Jamestown'ın üzerinde yükselen High Knoll Fort'un bodur ve acımasız silueti çok büyük bir alanı kaplamaktadır ve hiç gerçekleşmeyen bir istila durumunda son bir sığınak olarak hareket etmek yerine Boer Savaş Esirlerini barındırmış, çiftlik hayvanlarını karantinaya almış ve uzay faaliyetlerini izleyen bir NASA ekibine ev sahipliği yapmıştır.
7. Jamestown
St Helena'nın başkenti, tropik bölgelerdeki bir vadiye sıkışmış Cornish sahil köyü gibidir. Haftanın sonunda herkesi el sallayacak kadar iyi tanırsınız ve Gürcü, 19. Yüzyıl ve daha modern binaların karışımı hoş bir şekilde tanıdık hale gelir.
Jamestown'ın pitoresk Ana Caddesi
Resim Kredisi: Dan Snow
Sir Arthur Wellesley'in Waterloo meydanına kadar uzanacak kariyerinin bir parçası olarak Hindistan'dan dönerken kaldığı evin önünden geçiyorsunuz. Bu ev, yıllar sonra Napolyon'un Waterloo'daki yenilgisinin ardından adaya ayak bastığı gece kalacağı evin aynısı.
8. Müze
Jamestown'daki müze çok güzeldir. 500 yıl önce Portekizliler tarafından keşfedilmesinden günümüze kadar bu adanın hikayesi sevgiyle küratörlüğünde anlatılmaktadır.

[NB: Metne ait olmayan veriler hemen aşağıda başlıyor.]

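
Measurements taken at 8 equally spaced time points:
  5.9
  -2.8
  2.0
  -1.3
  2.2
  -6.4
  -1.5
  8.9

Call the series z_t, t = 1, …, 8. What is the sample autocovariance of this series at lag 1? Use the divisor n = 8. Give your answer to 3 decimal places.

Mean z̄ = (5.9 − 2.8 + 2.0 − 1.3 + 2.2 − 6.4 − 1.5 + 8.9)/8 = 0.8750
Deviations: 5.0250, -3.6750, 1.1250, -2.1750, 1.3250, -7.2750, -2.3750, 8.0250
Σ_{t=1}^{7}(z_t−z̄)(z_{t+1}−z̄) = -39.3506
γ_1 = -39.3506 / 8 = -4.919

-4.919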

Savaşın, göçün, çevresel çöküşün ve yeniden inşanın dramatik bir öyküsü. Buradan başlamalısınız ve adanın geri kalanını kontrol etmek için ihtiyacınız olan bağlamı size verecektir.
9. Manzara
Saint Helena'da doğal manzara muazzamdır ve tarihidir çünkü insanlar buraya gelip istilacı türleri de beraberinde getirdiğinden beri adanın her yeri değişime uğramıştır. Bir zamanlar su seviyesine kadar yeşillikler içindeydi ancak şimdi tüm alt yamaçlar kelleşmiş, üst toprak denize düşene kadar denizciler tarafından getirilen tavşan ve keçiler tarafından otlatılmaktadır. Artık yemyeşil tropik bir adaÇorak görünüyor. Ortası hariç.
10. Diana'nın Zirvesi
En yüksek zirve hala kendi başına bir dünyadır. Çoğu bu adaya özgü flora ve fauna ile doludur. En tepeye bir yürüyüş şarttır, her tarafta dik düşüşlerle dar yollar boyunca birkaç sırt yürüyüşü gibi. Korkutucu ama manzaralar için buna değer.
Diana's Peak, 818 metre ile St Helena adasının en yüksek noktasıdır.